Hydrogen storage and release performances of N-heterocyclic hydrogen storage carriers

N-heterocycles are considered to be the most promising liquid organic hydrogen carriers due to the relatively low dehydrogenation reaction enthalpy. In this study, the hydrogen storage and release properties of five common N-heterocyclic hydrogen storage carriers were investigated using commercial catalysts. A commercial Ru/Al₂O₃ catalyst was used to evaluate the hydrogenation performance of poor hydrogen N-heterocycles, while a commercial Pd/Al₂O₃ catalyst was used to assess the dehydrogenation performance of perhydro-N-heterocycles. During the dehydrogenation process at 180℃ for 6h, the conversion rates of 12H-N-ethylcarbazole, 8H-indole, and 8H-N-methylindole were 96.54%, 61.98%, and 75.11%, and dehydrogenation rates of 79.88%, 30.15%, and 54.47%, respectively. After reaction 6h at 200℃, the conversion rates of 10H-quinoline and 10H-2-methylquinoline were 4.92% and 44.42%, with dehydrogenation rates of 3.22% and 35.35%, respectively.
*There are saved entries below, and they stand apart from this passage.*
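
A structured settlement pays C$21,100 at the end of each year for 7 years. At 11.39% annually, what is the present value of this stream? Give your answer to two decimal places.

C$98,186.88

Annuity factor a(7|0.1139) = 4.653407; PV = 21100 × 4.653407 = 98,186.8836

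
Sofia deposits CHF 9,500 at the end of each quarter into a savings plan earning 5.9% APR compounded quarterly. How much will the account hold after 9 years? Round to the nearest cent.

CHF 447,015.09

Periodic rate i = 0.059/4 = 0.01475; n = 9 × 4 = 36 periods.
FV = PMT · [(1+i)^n − 1] / i = 9500 · 47.054220 = 447,015.0914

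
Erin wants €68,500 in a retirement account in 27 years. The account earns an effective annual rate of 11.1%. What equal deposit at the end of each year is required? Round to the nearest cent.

€470.79

FV-annuity factor = 145.500998; PMT = 68500 / 145.500998 = 470.7871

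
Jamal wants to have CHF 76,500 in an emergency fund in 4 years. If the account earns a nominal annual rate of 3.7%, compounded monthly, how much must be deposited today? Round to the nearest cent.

i = 0.037/12 = 0.00308333 per month; n = 4·12 = 48.
PV = 76,500 / (1 + 0.00308333)^48 = 76,500 / 1.159249 = 65,991.0047

CHF 65,991.00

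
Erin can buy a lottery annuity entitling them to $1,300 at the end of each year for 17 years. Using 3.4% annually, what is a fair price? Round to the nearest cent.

Annuity factor a(17|0.034) = 12.751883; PV = 1300 × 12.751883 = 16,577.4474

$16,577.45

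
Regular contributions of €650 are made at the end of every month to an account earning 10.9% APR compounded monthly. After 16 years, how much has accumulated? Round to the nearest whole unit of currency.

With 12 periods per year: i = 0.00908333, n = 192.
FV = 650 × [(1+0.00908333)^192 − 1] / 0.00908333 = 650 × 514.714143 = 334,564.1930

€334,564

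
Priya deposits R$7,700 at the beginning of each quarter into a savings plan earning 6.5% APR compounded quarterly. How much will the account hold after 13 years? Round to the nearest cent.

R$631,894.22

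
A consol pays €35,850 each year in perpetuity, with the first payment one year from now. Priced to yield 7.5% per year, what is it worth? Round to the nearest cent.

€478,000.00

PV = PMT / i = 35850 / 0.075 = 478,000.0000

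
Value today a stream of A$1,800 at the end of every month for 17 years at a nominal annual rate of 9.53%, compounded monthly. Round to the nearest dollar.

i = 0.0953/12 = 0.00794167 per month; n = 17·12 = 204.
Annuity factor a(204|0.00794167) = 100.841647; PV = 1800 × 100.841647 = 181,514.9643

A$181,515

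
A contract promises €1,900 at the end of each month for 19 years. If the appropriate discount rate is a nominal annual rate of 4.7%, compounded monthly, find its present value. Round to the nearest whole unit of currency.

Periodic rate i = 0.047/12 = 0.00391667; n = 19 × 12 = 228 periods.
PV = 1900 × [1 − (1+0.00391667)^(−228)] / 0.00391667 = 1900 × 150.602453 = 286,144.6615

€286,145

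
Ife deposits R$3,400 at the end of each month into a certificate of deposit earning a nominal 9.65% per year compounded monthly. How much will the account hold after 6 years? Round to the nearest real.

With 12 periods per year: i = 0.00804167, n = 72.
FV = 3400 × [(1+0.00804167)^72 − 1] / 0.00804167 = 3400 × 97.010530 = 329,835.8030

R$329,836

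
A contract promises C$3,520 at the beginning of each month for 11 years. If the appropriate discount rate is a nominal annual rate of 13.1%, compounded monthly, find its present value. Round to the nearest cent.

With 12 periods per year: i = 0.0109167, n = 132.
PV = PMT · [1 − (1+i)^(−n)] / i × (1+i) = 3520 · 70.512926 = 248,205.4988
(annuity-due: payments at period start, so ×(1+i).)

C$248,205.50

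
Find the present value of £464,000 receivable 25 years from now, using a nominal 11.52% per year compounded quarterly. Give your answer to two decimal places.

Periodic rate i = 0.1152/4 = 0.0288; n = 25 × 4 = 100 periods.
PV = 464,000 / (1 + 0.0288)^100 = 464,000 / 17.103916 = 27,128.2902

£27,128.29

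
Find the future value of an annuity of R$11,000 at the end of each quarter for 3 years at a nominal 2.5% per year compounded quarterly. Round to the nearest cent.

Periodic rate i = 0.025/4 = 0.00625; n = 3 × 4 = 12 periods.
FV = 11000 × [(1+0.00625)^12 − 1] / 0.00625 = 11000 × 12.421216 = 136,633.3740

R$136,633.37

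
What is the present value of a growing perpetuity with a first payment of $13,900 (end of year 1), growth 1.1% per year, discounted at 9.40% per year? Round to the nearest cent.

$167,469.88

PV = D₁/(r − g) = 13900/(0.094 − 0.011) = 167,469.8795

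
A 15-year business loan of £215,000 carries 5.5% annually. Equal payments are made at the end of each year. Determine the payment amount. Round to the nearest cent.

£21,419.50

Annuity-PV factor = 10.037581; PMT = 215000 / 10.037581 = 21,419.5035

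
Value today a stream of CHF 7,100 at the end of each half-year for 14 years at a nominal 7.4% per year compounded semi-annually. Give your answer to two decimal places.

CHF 122,509.15

Periodic rate i = 0.074/2 = 0.037; n = 14 × 2 = 28 periods.
PV = PMT · [1 − (1+i)^(−n)] / i = 7100 · 17.254810 = 122,509.1520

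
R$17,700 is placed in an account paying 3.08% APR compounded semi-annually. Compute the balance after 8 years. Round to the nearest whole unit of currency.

With 2 periods per year: i = 0.0154, n = 16.
FV = 17,700 × (1 + 0.0154)^16 = 22,603.0899

R$22,603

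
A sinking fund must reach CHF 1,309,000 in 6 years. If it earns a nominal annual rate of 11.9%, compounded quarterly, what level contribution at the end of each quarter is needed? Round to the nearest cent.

CHF 38,142.31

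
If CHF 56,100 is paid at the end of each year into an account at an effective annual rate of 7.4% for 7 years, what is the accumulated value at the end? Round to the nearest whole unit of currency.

CHF 491,463

FV = PMT · [(1+i)^n − 1] / i = 56100 · 8.760488 = 491,463.3911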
The results indicate that the N-ethylcarbazole system exhibits excellent dehydrogenation efficiency, while the N-methylindole system shows good hydrogen storage and release activity, and all materials remain liquid at room temperature, which is favorable for practical applications. The quinoline system has a high hydrogen storage density, but its storage and release conditions are relatively harsh and require further research and optimization. This study provides a reference for the selection of N-heterocyclic hydrogen storage carriers and an evaluation method for hydrogen storage and release performance.